Given mad calculations—how many, how far,
how fast, uninterrupted un-woken and—
say it—unloved, based on lack of tremors
in the delivery of water. The wait, and in the wait,
the length of time greater than wingless flight,
bombastic bullets, the bleeding, the sudden snag
of rope. How much sharpening does a guillotine
need? How much honing based on the scale
weighing betrayal with the heavy thumb
of rejection? Given the forethought and after
thought regarding final notes. Given how long
to fill in ovals on the final. Given brutal erasers,
tearing paper. I could be wrong about timing,
given my track record of losses. Given
the proximity of falling bodies to my own—
shared rooms, apartments, houses—why did I
not catch a whiff? Given bad connections,
static, given lost in the mail and return
to sender. Given the time bomb of my own
mad clock.

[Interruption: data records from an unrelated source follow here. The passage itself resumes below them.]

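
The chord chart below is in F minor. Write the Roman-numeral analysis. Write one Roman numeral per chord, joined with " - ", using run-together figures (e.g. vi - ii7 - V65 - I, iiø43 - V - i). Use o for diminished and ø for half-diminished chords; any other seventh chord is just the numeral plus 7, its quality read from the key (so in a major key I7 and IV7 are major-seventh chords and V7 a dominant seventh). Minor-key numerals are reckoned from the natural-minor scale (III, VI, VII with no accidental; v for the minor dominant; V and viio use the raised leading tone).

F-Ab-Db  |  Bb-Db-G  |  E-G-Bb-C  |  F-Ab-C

VI6 - iio6 - V65 - i

F-Ab-Db: root Db is the submediant; major triad there is VI6.
Bb-Db-G: root G is the supertonic; diminished triad there is iio6.
E-G-Bb-C has root C, degree 5 in F minor, so V65.
F-Ab-C: root F is the tonic; minor triad there is i.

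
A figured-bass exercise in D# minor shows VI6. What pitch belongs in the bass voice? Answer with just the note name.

D#

VI in D# minor has root B; the chord is B-D#-F#.
The figure 6 means first inversion — the third is in the bass.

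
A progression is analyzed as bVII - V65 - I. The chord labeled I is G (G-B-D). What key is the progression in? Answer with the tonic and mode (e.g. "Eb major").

G major

I is given as G-B-D — a major triad with root G.
If G is scale degree 1 and the mode makes that degree carry a major triad, the tonic is G and the mode is major.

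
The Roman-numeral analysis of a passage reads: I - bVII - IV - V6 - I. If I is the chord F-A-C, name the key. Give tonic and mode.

F major

The anchor chord is a major triad on F, labeled I.
If F is scale degree 1 and the mode makes that degree carry a major triad, the tonic is F and the mode is major.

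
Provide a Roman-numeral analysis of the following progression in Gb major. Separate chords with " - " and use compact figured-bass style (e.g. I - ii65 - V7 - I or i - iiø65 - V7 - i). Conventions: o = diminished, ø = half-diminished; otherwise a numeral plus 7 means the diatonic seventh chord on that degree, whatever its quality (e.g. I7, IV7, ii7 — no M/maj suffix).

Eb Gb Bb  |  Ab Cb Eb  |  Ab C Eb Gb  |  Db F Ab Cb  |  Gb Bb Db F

vi - ii - V7/V - V7 - I7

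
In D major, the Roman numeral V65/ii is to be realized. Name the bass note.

The applied chord V65/ii is rooted on B: B-D#-F#-A.
The figure 65 means first inversion — the third is in the bass.

D#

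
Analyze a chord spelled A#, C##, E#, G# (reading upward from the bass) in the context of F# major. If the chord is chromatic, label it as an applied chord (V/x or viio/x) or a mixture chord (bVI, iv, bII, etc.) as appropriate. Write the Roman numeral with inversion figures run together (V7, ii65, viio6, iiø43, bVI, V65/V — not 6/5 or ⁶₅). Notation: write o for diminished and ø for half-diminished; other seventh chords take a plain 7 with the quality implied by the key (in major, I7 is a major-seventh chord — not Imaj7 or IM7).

V7/vi

The pitches A#-C##-E#-G# form a dominant seventh chord rooted on A#.
A# is not a diatonic chord root with this quality in F# major, but it lies a perfect fifth above D# (vi), so the chord functions as an applied dominant of vi.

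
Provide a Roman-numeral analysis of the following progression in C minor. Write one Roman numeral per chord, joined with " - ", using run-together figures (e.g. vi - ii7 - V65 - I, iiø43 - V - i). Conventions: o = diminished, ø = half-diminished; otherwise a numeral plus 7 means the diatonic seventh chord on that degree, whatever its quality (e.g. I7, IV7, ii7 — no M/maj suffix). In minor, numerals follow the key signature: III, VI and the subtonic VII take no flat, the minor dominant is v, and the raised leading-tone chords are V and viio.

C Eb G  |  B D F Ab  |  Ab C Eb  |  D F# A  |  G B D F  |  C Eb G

i - viio7 - VI - V/V - V7 - i

C-Eb-G: root C is the tonic; minor triad there is i.
B-D-F-Ab: root B is the leading tone; fully diminished seventh chord there is viio7.
Ab-C-Eb: major triad on Ab = scale degree 6 → VI.
D-F#-A is the secondary dominant of V (major triad on D): V/V.
G-B-D-F: dominant seventh chord on G = scale degree 5 → V7.
C-Eb-G: root C is the tonic; minor triad there is i.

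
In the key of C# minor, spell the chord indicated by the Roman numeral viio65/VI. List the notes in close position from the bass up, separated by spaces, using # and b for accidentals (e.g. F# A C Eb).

B D F G#

viio65/VI is a secondary leading-tone chord. The target VI is A in C# minor; the applied chord is rooted a semitone below, on G#.
Building a fully diminished seventh chord on G# gives G#-B-D-F.
The figured bass 65 indicates first inversion, placing the third (B) in the bass: B-D-F-G#.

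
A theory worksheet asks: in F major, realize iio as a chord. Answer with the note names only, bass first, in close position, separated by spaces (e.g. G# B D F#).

iio is the diminished supertonic triad, borrowed from the parallel minor. In F major that root is G.
So the chord is G-Bb-Db, a diminished triad.

G Bb Db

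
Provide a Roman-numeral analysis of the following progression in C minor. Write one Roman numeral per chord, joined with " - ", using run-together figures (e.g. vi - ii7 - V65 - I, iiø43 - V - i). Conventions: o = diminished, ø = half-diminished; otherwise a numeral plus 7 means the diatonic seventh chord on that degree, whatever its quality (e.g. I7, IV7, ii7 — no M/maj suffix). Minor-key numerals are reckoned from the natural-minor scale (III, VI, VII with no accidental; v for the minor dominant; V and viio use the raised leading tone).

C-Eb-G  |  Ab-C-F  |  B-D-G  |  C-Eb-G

C-Eb-G: minor triad on C = scale degree 1 → i.
Ab-C-F: root F is the subdominant; minor triad there is iv6.
B-D-G: major triad on G = scale degree 5 → V6.
C-Eb-G: minor triad on C = scale degree 1 → i.

i - iv6 - V6 - i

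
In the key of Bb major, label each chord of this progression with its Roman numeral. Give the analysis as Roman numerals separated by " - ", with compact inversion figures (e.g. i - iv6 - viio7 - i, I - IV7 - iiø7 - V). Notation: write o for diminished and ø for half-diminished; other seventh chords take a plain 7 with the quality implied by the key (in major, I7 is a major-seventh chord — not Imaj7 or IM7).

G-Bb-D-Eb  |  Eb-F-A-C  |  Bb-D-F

IV65 - V42 - I

G-Bb-D-Eb has root Eb, degree 4 in Bb major, so IV65.
Eb-F-A-C has root F, degree 5 in Bb major, so V42.
Bb-D-F has root Bb, degree 1 in Bb major, so I.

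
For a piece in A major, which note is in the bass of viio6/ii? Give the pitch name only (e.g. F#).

The applied chord viio6/ii is rooted on A#: A#-C#-E.
The figure 6 means first inversion — the third is in the bass.

C#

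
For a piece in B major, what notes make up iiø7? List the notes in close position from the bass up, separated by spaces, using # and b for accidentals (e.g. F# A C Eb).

C# E G B

iiø7 is the half-diminished supertonic seventh, borrowed from the parallel minor. In B major that root is C#.
So the chord is C#-E-G-B.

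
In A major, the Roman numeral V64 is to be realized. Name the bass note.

B

V in A major has root E; the chord is E-G#-B.
The figure 64 means second inversion — the fifth is in the bass.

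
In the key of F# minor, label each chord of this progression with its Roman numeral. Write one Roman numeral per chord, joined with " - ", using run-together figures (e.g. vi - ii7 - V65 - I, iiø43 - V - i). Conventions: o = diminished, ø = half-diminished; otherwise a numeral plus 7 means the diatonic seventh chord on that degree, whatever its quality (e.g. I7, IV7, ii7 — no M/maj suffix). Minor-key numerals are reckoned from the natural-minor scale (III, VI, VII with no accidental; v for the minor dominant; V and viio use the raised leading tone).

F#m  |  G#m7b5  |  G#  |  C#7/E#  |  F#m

i - iiø7 - V/V - V65 - i

F#m has root F#, degree 1 in F# minor, so i.
G#m7b5 has root G#, degree 2 in F# minor, so iiø7.
G#: a major triad on G#, the applied dominant of V → V/V.
C#7/E#: root C# is the dominant; dominant seventh chord there is V65.
F#m has root F#, degree 1 in F# minor, so i.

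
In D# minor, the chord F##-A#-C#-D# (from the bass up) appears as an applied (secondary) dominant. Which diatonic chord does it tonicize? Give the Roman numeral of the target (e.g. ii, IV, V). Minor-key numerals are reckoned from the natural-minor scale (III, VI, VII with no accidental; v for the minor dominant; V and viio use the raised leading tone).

The chord is a dominant seventh chord on D#.
A dominant resolves down a perfect fifth: D# → G#. In D# minor, G# is scale degree 4, i.e. iv.

iv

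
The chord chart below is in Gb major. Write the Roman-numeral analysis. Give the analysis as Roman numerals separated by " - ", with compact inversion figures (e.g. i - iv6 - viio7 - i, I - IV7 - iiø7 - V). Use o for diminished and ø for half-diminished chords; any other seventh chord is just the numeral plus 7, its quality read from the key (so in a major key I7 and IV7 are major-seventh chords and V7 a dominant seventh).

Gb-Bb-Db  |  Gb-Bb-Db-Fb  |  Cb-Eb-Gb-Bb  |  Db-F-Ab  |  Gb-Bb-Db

I - V7/IV - IV7 - V - I

Gb-Bb-Db has root Gb, degree 1 in Gb major, so I.
Gb-Bb-Db-Fb is the secondary dominant of IV (dominant seventh chord on Gb): V7/IV.
Cb-Eb-Gb-Bb: root Cb is the subdominant; major seventh chord there is IV7.
Db-F-Ab: major triad on Db = scale degree 5 → V.
Gb-Bb-Db: root Gb is the tonic; major triad there is I.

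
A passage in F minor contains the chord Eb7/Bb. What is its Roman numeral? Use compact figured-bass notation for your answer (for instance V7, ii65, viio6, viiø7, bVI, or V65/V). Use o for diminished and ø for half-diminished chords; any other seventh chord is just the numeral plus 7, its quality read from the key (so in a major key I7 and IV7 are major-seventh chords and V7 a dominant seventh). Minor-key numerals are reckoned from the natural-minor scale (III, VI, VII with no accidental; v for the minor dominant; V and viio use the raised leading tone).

VII43

The pitches Eb-G-Bb-Db form a dominant seventh chord rooted on Eb.
In F minor, Eb is the subtonic; the diatonic dominant seventh chord there is VII7.
With Bb in the bass the chord is in second inversion, so the figured bass is 43.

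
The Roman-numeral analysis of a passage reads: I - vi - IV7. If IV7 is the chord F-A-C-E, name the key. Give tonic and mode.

C major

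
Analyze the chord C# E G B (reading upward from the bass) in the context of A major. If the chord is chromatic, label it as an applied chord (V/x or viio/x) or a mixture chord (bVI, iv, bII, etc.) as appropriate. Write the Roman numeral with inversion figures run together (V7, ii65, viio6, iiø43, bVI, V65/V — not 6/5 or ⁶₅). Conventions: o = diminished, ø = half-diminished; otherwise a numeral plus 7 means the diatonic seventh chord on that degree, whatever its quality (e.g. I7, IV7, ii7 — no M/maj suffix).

viiø7/IV

The pitches C#-E-G-B form a half-diminished seventh chord rooted on C#.
C# sits a half step below D (IV in A major); a diminished chord there is the applied leading-tone chord of IV.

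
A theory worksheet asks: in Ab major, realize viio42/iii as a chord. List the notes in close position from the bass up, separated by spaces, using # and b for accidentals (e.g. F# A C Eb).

Ab B D F

viio42/iii is a secondary leading-tone chord. The target iii is C in Ab major; the applied chord is rooted a semitone below, on B.
Building a fully diminished seventh chord on B gives B-D-F-Ab.
The figured bass 42 indicates third inversion, placing the seventh (Ab) in the bass: Ab-B-D-F.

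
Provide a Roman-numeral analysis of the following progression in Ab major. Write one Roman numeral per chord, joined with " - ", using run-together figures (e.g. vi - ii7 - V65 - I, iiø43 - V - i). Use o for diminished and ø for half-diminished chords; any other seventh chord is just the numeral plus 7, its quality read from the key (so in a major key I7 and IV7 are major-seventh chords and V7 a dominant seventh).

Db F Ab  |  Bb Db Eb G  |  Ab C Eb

Db-F-Ab: major triad on Db = scale degree 4 → IV.
Bb-Db-Eb-G: dominant seventh chord on Eb = scale degree 5 → V43.
Ab-C-Eb: root Ab is the tonic; major triad there is I.

IV - V43 - I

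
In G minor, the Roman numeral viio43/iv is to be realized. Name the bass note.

F

The applied chord viio43/iv is rooted on B: B-D-F-Ab.
The figure 43 means second inversion — the fifth is in the bass.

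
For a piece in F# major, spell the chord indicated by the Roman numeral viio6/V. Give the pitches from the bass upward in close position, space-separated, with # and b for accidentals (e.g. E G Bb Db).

The slash marks an applied leading-tone chord: viio of V. In F# major, V is C#, so the leading tone to it is B#, a half step below.
Building a diminished triad on B# gives B#-D#-F#.
With the 6 figure the chord is in first inversion; from the bass D# upward in close position it reads D#-F#-B#.

D# F# B#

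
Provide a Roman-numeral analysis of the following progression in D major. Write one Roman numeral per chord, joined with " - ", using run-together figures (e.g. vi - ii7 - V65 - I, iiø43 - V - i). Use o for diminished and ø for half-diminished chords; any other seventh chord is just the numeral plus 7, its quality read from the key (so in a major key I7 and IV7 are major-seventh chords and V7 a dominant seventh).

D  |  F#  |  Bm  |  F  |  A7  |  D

I - V/vi - vi - bIII - V7 - I

D: major triad on D = scale degree 1 → I.
F# is the secondary dominant of vi (major triad on F#): V/vi.
Bm: minor triad on B = scale degree 6 → vi.
F is non-diatonic — bIII, a mixture chord from D minor.
A7 has root A, degree 5 in D major, so V7.
D has root D, degree 1 in D major, so I.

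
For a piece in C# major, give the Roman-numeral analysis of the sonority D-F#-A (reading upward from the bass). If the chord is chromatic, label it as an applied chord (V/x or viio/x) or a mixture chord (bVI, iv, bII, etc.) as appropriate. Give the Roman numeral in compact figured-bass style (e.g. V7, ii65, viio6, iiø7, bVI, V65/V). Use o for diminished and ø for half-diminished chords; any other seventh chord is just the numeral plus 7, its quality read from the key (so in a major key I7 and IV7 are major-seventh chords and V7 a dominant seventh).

The pitches D-F#-A form a major triad rooted on D.
D is the lowered second degree of C# major (diatonic 2 would be D#). This is the Neapolitan chord — a major triad on the lowered second degree.

bII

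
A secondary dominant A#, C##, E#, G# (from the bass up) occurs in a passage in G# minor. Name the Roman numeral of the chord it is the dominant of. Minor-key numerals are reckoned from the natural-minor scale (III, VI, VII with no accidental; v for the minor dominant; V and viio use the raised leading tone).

The chord is a dominant seventh chord on A#.
A dominant resolves down a perfect fifth: A# → D#. In G# minor, D# is scale degree 5, i.e. V.

V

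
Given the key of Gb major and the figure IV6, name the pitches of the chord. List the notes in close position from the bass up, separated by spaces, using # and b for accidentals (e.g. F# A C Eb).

Eb Gb Cb

The numeral's case and figure indicate a major triad. In Gb major its root, the subdominant, is Cb.
That chord is spelled Cb-Eb-Gb.
The figured bass 6 indicates first inversion, placing the third (Eb) in the bass: Eb-Gb-Cb.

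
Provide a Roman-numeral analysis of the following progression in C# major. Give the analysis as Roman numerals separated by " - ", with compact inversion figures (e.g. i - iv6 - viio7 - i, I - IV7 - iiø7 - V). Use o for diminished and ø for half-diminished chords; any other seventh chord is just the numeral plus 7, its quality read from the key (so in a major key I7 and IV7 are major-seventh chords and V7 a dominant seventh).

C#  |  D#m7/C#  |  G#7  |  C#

I - ii42 - V7 - I

C#: major triad on C# = scale degree 1 → I.
D#m7/C# has root D#, degree 2 in C# major, so ii42.
G#7 has root G#, degree 5 in C# major, so V7.
C#: root C# is the tonic; major triad there is I.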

Given the old math, of carry the one.
Given stopping the count out of mercy
or self-interest, or throwing in the towel,
the judges’ scorecards melting in the immediate
heat, the ring filled with flung debris,
the grieving crowd’s furious booing,
someone shouting that the fix was in.
We, the living, pick up the chant.
Jim Daniels’ first book of nonfiction, Ignorance of Trees, is forthcoming from Cornerstone Press later this year. His latest fiction book, The Luck of the Fall, was published by Michigan State University Press. Recent poetry collections include The Human Engine at Dawn, Wolfson Press, Gun/Shy, Wayne State University Press, and Comment Card, Carnegie Mellon University Press. A native of Detroit, he currently lives in Pittsburgh and teaches in the Alma College low-residency MFA program.